Irgendwann trabte hinter mir Josef, ein Engländer aus Manchester. Langsam hab ich die Caminho-Etikette raus. Erste Frage: where do you come from? Zweite Frage: where do you go today? Dritte Frage: what‘s your name? Vierte Frage: which nationality? Nachdem wir das ausreichend geklärt hatten, informierte mich Josef, der schlecht ausgerüstet und klatschnass war, dass dieses Wetter einem Engländer aus Manchester gar nichts ausmacht. Außerdem sei er die letzten 9 Tage so viel gelaufen (more than 30 keys (=kilometer) per day), dass er jetzt mal bisschen langsam machen müsse. „See you in Santiago“, sprach‘s und verschwand mit langen Schritten im Regen.
Der Weg heute war viel Schotter- und kleine Straßen, ich war darüber nicht sehr böse, denn auf eine Schlammschlacht hatte ich nicht so viel Lust.
Hier ein Sanctuarium der besonderen Art. Ich hätte mir einen Stempel holen können, aber es war mir zu nass und soooo wichtig sind mir die Stempel ja auch nicht. Es war auch niemand zu sehen außer einer netten schwarzen Hündin, die mich eine Weile begleitete.
Irgendwann holte Josef mich wieder ein, er hatte unterwegs noch irgendwelche Römer-Ruinen besichtigt und wir gingen eine Weile zusammen. Beim nächsten Anstieg ließ ich ihn dann aber laufen, ich weiß ja, dass ich langsam bin.
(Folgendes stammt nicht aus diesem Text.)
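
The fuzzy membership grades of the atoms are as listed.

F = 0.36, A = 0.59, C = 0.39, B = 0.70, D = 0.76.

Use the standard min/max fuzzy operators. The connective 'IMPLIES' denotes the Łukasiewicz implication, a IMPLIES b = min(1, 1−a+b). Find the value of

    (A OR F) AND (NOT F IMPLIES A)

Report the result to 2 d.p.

0.59

A OR F = max(a, b) on (0.59, 0.36) = 0.59
NOT F = 1 − 0.36 = 0.64
NOT F IMPLIES A  [Łukasiewicz: min(1, 1−a+b)] with a=0.64, b=0.59 → 0.95
(A OR F) AND (NOT F IMPLIES A) = min(a, b) on (0.59, 0.95) = 0.59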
Bald darauf sah ich ihn aber schon wieder, als ich nämlich in Conimbriga nach einer Bar suchte. Er rannte hinter meinen mürrischen Americanos her, kam dann aber zurück. Er hatte eine Bar entdeckt, die hatten anscheinend eine gesucht, und er wollte sie informieren, aber sie waren grumpy. Ich hab ja schon gelernt, dass auf dem Caminho die erstbeste Bar immer die beste ist, und so gingen wir zusammen hin. Für die beiden Amerikanerinnen, sagte Josef augenzwinkernd, wäre es genau das richtige gewesen: eine amerikanisch aufgemachte Karaoke-Bar mitten im Nirgendwo. Die Mädchen, die dort bedienten, waren sehr freundlich und interessiert, und als ich sagte, dass ich heute nach Coimbra gehe, wurde ich gleich mit vielen Tipps bedacht. Die Bibliothek der Universität müsse ich mir unbedingt ansehen, sagte die Jurastudentin, das sei wie bei Harry Potter.
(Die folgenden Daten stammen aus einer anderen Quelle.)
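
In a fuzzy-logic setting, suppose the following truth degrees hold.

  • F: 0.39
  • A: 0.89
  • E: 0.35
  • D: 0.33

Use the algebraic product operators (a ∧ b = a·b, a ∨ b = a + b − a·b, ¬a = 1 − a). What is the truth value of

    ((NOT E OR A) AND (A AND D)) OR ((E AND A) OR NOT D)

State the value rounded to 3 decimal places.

0.837

NOT E = 1 − 0.3500 = 0.6500
NOT E OR A = a + b − a·b on (0.6500, 0.8900) = 0.9615
A AND D = a·b on (0.8900, 0.3300) = 0.2937
(NOT E OR A) AND (A AND D) = a·b on (0.9615, 0.2937) = 0.2824
E AND A = a·b on (0.3500, 0.8900) = 0.3115
NOT D = 1 − 0.3300 = 0.6700
(E AND A) OR NOT D = a + b − a·b on (0.3115, 0.6700) = 0.7728
((NOT E OR A) AND (A AND D)) OR ((E AND A) OR NOT D) = a + b − a·b on (0.2824, 0.7728) = 0.8370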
Von Josef erfuhr ich nun, dass er Koch von Beruf ist und sogar schon mal für Tony Blair gekocht hat. Wir erörterten ein bisschen die politische Lage in England, er erklärte mir, warum er für den Brexit gestimmt hatte (Deutschland und Frankreich machen aus Europa ein deutsch-französisches Imperium), erzählte, dass er letzte Nacht in einer Kirche geschlafen hat…Er ist nett, 41 Jahre alt, weitgereist und kann sich vielsprachig verständigen. Irgendwann machte er sich auf in seine Albergue und ich mich wieder auf den Weg.
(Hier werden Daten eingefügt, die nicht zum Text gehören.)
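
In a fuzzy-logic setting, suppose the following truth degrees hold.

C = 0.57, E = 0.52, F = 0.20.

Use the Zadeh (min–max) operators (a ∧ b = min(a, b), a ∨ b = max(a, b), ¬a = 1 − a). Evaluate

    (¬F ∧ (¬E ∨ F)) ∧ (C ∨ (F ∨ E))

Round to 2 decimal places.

¬F = 1 − 0.20 = 0.80
¬E = 1 − 0.52 = 0.48
¬E ∨ F = max(a, b) on (0.48, 0.20) = 0.48
¬F ∧ (¬E ∨ F) = min(a, b) on (0.80, 0.48) = 0.48
F ∨ E = max(a, b) on (0.20, 0.52) = 0.52
C ∨ (F ∨ E) = max(a, b) on (0.57, 0.52) = 0.57
(¬F ∧ (¬E ∨ F)) ∧ (C ∨ (F ∨ E)) = min(a, b) on (0.48, 0.57) = 0.48

0.48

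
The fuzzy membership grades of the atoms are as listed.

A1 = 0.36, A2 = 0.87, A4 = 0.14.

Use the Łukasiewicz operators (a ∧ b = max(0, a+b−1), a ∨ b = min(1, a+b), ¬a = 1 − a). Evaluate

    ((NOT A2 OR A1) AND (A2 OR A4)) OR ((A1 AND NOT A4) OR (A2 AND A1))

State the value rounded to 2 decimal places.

NOT A2 = 1 − 0.87 = 0.13
NOT A2 OR A1 = min(1, a+b) on (0.13, 0.36) = 0.49
A2 OR A4 = min(1, a+b) on (0.87, 0.14) = 1.00
(NOT A2 OR A1) AND (A2 OR A4) = max(0, a+b−1) on (0.49, 1.00) = 0.49
NOT A4 = 1 − 0.14 = 0.86
A1 AND NOT A4 = max(0, a+b−1) on (0.36, 0.86) = 0.22
A2 AND A1 = max(0, a+b−1) on (0.87, 0.36) = 0.23
(A1 AND NOT A4) OR (A2 AND A1) = min(1, a+b) on (0.22, 0.23) = 0.45
((NOT A2 OR A1) AND (A2 OR A4)) OR ((A1 AND NOT A4) OR (A2 AND A1)) = min(1, a+b) on (0.49, 0.45) = 0.94

0.94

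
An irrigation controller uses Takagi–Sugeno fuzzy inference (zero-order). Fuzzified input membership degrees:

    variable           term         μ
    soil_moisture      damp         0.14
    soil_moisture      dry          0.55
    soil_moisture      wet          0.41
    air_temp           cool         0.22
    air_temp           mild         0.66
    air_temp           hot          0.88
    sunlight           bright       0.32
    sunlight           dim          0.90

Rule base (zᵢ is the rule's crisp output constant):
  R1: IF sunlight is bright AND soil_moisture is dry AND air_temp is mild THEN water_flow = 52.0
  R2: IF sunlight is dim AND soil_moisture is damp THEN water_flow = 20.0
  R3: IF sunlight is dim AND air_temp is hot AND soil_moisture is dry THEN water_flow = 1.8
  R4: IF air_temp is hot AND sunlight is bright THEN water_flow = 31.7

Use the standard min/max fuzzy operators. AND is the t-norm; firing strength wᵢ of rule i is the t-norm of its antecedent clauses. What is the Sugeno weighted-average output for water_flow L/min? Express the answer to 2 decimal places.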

Man wird ja unter dem Cape auch nass und in den klimatisierten Bars holt man sich dann fast eine Erkältung. Draußen war es wärmer als drinnen, aber auch ein bisschen schwül. Ich hatte mir einen Hamburger gegönnt und zwei alkoholfreie Cervejas und das Wandern lief wieder wie am Schnürchen.
Aber man merkt dann schon, dass man sich einer großen Stadt nähert: überquert die Autobahn, die Stille der vorangegangenen Tage weicht einem hintergrundigen Verkehrsgebrumm, es gibt mehr Industrie und die Vorstädte mit ihren hässlichen Mietskasernen lugen durch die Bäume. Also stieg ich bei nächster Gelegenheit in den Bus (auch so was gab es schon) und fuhr ins Zentrum von Coimbra.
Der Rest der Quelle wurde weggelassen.